Wales v Ireland, Six Nations Champiosnhip, March 21
O'Driscoll delighted by Grand Slam
March 21, 2009
The Ireland squad celebrate their Grand Slam success
Ireland ended a 61-year wait for a Grand Slam at the Millennium Stadium © Getty Images

Ireland captain Brian O'Driscoll could not hide his delight after his side claimed the Grand Slam with a 17-15 victory over Wales in their Six Nations clash in Cardiff.

O'Driscoll produced a man of the match performance including a crucial second half try to guide his side to only their second Championship clean sweep and their first in 61 years.

"It's a fantastic feeling and just reward for the hard work we've put in through a lot of years. We've had good times and not so good times, but this is a great time," he said. "We're just absolutely delighted that we've reached our goal. We wanted the big one and it's nice to say you're the one that has achieved the Grand Slam."

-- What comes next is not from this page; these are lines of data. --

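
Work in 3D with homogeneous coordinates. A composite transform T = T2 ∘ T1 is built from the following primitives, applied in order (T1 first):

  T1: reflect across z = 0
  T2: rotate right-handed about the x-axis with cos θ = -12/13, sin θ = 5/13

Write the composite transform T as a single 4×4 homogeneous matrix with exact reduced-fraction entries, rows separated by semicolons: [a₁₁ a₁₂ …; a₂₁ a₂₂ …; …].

T = [1 0 0 0; 0 -12/13 5/13 0; 0 5/13 12/13 0; 0 0 0 1]

T1 = [1 0 0 0; 0 1 0 0; 0 0 -1 0; 0 0 0 1]
T2·T1 = [1 0 0 0; 0 -12/13 5/13 0; 0 5/13 12/13 0; 0 0 0 1]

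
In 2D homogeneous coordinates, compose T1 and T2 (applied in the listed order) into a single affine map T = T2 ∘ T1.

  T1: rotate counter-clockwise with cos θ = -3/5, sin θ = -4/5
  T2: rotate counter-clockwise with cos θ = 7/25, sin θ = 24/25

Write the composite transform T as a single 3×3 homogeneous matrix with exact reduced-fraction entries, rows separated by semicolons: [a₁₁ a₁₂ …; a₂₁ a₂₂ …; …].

T1 = [-3/5 4/5 0; -4/5 -3/5 0; 0 0 1]
T2·T1 = [3/5 4/5 0; -4/5 3/5 0; 0 0 1]

T = [3/5 4/5 0; -4/5 3/5 0; 0 0 1]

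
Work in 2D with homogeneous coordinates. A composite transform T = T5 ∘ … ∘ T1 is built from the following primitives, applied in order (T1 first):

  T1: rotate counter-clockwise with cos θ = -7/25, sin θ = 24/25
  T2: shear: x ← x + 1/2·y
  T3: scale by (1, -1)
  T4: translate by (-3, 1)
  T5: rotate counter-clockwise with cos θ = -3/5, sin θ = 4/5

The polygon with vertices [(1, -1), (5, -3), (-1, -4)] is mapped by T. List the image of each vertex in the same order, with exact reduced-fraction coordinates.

T1 rotate counter-clockwise with cos θ = -7/25, sin θ = 24/25: (1, -1) → (17/25, 31/25); (5, -3) → (37/25, 141/25); (-1, -4) → (103/25, 4/25)
T2 shear: x ← x + 1/2·y: (17/25, 31/25) → (13/10, 31/25); (37/25, 141/25) → (43/10, 141/25); (103/25, 4/25) → (21/5, 4/25)
T3 scale by (1, -1): (13/10, 31/25) → (13/10, -31/25); (43/10, 141/25) → (43/10, -141/25); (21/5, 4/25) → (21/5, -4/25)
T4 translate by (-3, 1): (13/10, -31/25) → (-17/10, -6/25); (43/10, -141/25) → (13/10, -116/25); (21/5, -4/25) → (6/5, 21/25)
T5 rotate counter-clockwise with cos θ = -3/5, sin θ = 4/5: (-17/10, -6/25) → (303/250, -152/125); (13/10, -116/25) → (733/250, 478/125); (6/5, 21/25) → (-174/125, 57/125)

image vertices: (303/250, -152/125), (733/250, 478/125), (-174/125, 57/125)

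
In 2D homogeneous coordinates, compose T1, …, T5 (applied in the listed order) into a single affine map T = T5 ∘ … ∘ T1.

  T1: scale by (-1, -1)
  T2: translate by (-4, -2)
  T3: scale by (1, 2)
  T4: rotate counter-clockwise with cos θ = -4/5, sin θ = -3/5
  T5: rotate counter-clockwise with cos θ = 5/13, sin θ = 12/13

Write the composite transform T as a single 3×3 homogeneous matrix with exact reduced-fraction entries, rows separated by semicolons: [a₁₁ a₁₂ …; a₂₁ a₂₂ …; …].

T1 = [-1 0 0; 0 -1 0; 0 0 1]
T2·T1 = [-1 0 -4; 0 -1 -2; 0 0 1]
T3·…·T1 = [-1 0 -4; 0 -2 -4; 0 0 1]
T4·…·T1 = [4/5 -6/5 4/5; 3/5 8/5 28/5; 0 0 1]
T5·…·T1 = [-16/65 -126/65 -316/65; 63/65 -32/65 188/65; 0 0 1]

T = [-16/65 -126/65 -316/65; 63/65 -32/65 188/65; 0 0 1]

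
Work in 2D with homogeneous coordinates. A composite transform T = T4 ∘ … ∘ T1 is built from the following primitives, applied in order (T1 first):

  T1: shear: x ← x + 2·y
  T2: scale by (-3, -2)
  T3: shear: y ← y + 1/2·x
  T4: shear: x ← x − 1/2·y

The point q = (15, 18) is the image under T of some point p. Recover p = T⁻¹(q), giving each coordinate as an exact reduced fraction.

T1 = [1 2 0; 0 1 0; 0 0 1]
T2·T1 = [-3 -6 0; 0 -2 0; 0 0 1]
T3·…·T1 = [-3 -6 0; -3/2 -5 0; 0 0 1]
T4·…·T1 = [-9/4 -7/2 0; -3/2 -5 0; 0 0 1]
det M = 6; M⁻¹ = [-5/6 7/12 0; 1/4 -3/8 0; 0 0 1]
M⁻¹ · (15, 18)ᵀ = (-2, -3)ᵀ

p = (-2, -3)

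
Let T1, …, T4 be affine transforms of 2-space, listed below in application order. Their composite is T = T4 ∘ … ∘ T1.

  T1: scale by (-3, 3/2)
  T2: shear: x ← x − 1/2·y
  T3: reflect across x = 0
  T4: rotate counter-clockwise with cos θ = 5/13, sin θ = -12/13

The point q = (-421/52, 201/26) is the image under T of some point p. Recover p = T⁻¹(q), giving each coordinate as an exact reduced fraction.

p = (-8/3, -3)

T1 = [-3 0 0; 0 3/2 0; 0 0 1]
T2·T1 = [-3 -3/4 0; 0 3/2 0; 0 0 1]
T3·…·T1 = [3 3/4 0; 0 3/2 0; 0 0 1]
T4·…·T1 = [15/13 87/52 0; -36/13 -3/26 0; 0 0 1]
det M = 9/2; M⁻¹ = [-1/39 -29/78 0; 8/13 10/39 0; 0 0 1]
M⁻¹ · (-421/52, 201/26)ᵀ = (-8/3, -3)ᵀ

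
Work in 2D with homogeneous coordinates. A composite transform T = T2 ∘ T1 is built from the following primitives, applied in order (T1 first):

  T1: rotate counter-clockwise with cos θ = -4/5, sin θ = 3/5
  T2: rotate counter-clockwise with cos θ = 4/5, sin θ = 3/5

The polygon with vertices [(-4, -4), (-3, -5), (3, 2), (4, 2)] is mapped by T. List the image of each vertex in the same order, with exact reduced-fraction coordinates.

T1 rotate counter-clockwise with cos θ = -4/5, sin θ = 3/5: (-4, -4) → (28/5, 4/5); (-3, -5) → (27/5, 11/5); (3, 2) → (-18/5, 1/5); (4, 2) → (-22/5, 4/5)
T2 rotate counter-clockwise with cos θ = 4/5, sin θ = 3/5: (28/5, 4/5) → (4, 4); (27/5, 11/5) → (3, 5); (-18/5, 1/5) → (-3, -2); (-22/5, 4/5) → (-4, -2)

image vertices: (4, 4), (3, 5), (-3, -2), (-4, -2)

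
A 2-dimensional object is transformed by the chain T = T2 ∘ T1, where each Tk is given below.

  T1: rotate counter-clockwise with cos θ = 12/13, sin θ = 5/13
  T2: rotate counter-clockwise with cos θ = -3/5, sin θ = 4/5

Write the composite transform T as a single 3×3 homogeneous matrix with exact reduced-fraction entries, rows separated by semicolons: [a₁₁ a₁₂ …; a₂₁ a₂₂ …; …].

T = [-56/65 -33/65 0; 33/65 -56/65 0; 0 0 1]

T1 = [12/13 -5/13 0; 5/13 12/13 0; 0 0 1]
T2·T1 = [-56/65 -33/65 0; 33/65 -56/65 0; 0 0 1]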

In a dramatic finale Wales fly-half Stephen Jones and his Irish counterpart Ronan O'Gara exchanged drop goals before Jones failed with one last long range penalty to win the game and spoil Ireland's party.

It sparked wild celebrations amid the green ranks inside the Millennium Stadium and desperate disappointment for the Welsh who were robbed of the title and finished fourth in the Championship table.

"We could have lost at the death so the shock factor set in for a few seconds and then over the next few minutes we enjoyed the elation with team-mates, ones you've put your body on the line for," added O'Driscoll. "That's the most important thing, to be able to look them in the face and know you've put your body on the line. That's pretty sweet."

O'Driscoll, who admitted he was praying Jones did not have the distance as the final kick was launched, revealed the threequarters had been motivated by a rousing speech from O'Gara on the morning of the match.

"Ronan speaks very passionately. He took the backs aside and had everybody's attention, 100% of everybody's concentration," he said. "Ronan has had some great highs but some lows too. He showed great strength of character to come back and knock that drop goal over. You wouldn't think he had a nerve in his body.

"We've never considered ourselves nearly men. The margins are so small. You need the occasional kick to drop two metres short and the odd refereeing decision. Overall we deserved it. Thankfully 10 years of luck came today. But we didn't panic when they knocked over that drop goal with four minutes to go. We were composed. For me scoring is an added bonus. I really couldn't care less who gets the tries."

Ireland coach Declan Kidney was almost overcome by the occasion after delivering the Grand Slam in his first season in charge. "It's fairly special. Boys did what they said they would do even though we could have got caught at the end. It's just brilliant, just unbelievable," he said.

"Unless you have a love for the game you don't win. They worked hard. They have been very honest and to be here myself is a privilege."

It was left to O'Driscoll to sum up Kidney's achievement. "He's put together a great team. He knows his strengths. It's no secret he's won a couple of European Cups and now a Grand Slam. He has an X-factor about him and you either have that or you don't."

Wales coach Warren Gatland declared Ireland worthy Grand Slam champions. "Ireland have won all their matches and learnt the way to win games. They pick and go a lot and kick intelligently. They kicked significantly more than we have today but have done it well.

"When they get opportunities they tend to take them and you must give them credit for doing that. They know how to grind out victory and grind out results. When they get in front they normally hang on and when they slip behind they know what to do. There's a lot of experience in that Ireland side and they were good enough to win the Grand Slam.

"You must be gracious in defeat and say well done to the Irish. It was a very tough Test match. I'm happy with the way we played in the first half when I felt we were pretty comfortable but those six minutes in the second half when they scored two tries put us under huge pressure. We showed great character to come back. We're disappointed but we have to get back on the horse. "We must put this disappointment behind us. We'll learn a lot from this."

Gatland admitted he had blundered in making a host of changes against Italy last weekend, a match Wales won 20-15. The outcome in Rome meant they headed into today's finale needing to win by a minimum of 13 points to retain their crown.

Instead the defeat meant they finished fourth in the championship table. The Kiwi said: "I'm capable of putting my hand up and saying the number of changes against Italy cost us in terms of points.

"This was a fantastic Test of high quality and drama and I believe the two best teams in this competition played today. I'm not concerned if we finished second or fourth because every competition you enter you want to win."

Skipper Ryan Jones had no complaints with namesake Stephen taking the last-gasp kick, even though Gavin Henson has greater range. "Steve wasn't a million miles away. He stepped up to the plate and said he fancied it. From the moment he struck it I thought it was going over.

"We were 80 seconds away from winning. The best two teams went at it today and there was a fine line between winning and losing. Ireland have shown composure and discipline and have ground out victories and that's the way you win the championship."

Ireland's Grand Slam heroes will be greeted by fans at a homecoming reception in Dublin tomorrow afternoon. The squad and management will head straight from Dublin Airport to the Mansion House on Dawson Street at 4.30pm where they will be presented to crowds on a specially-erected stage.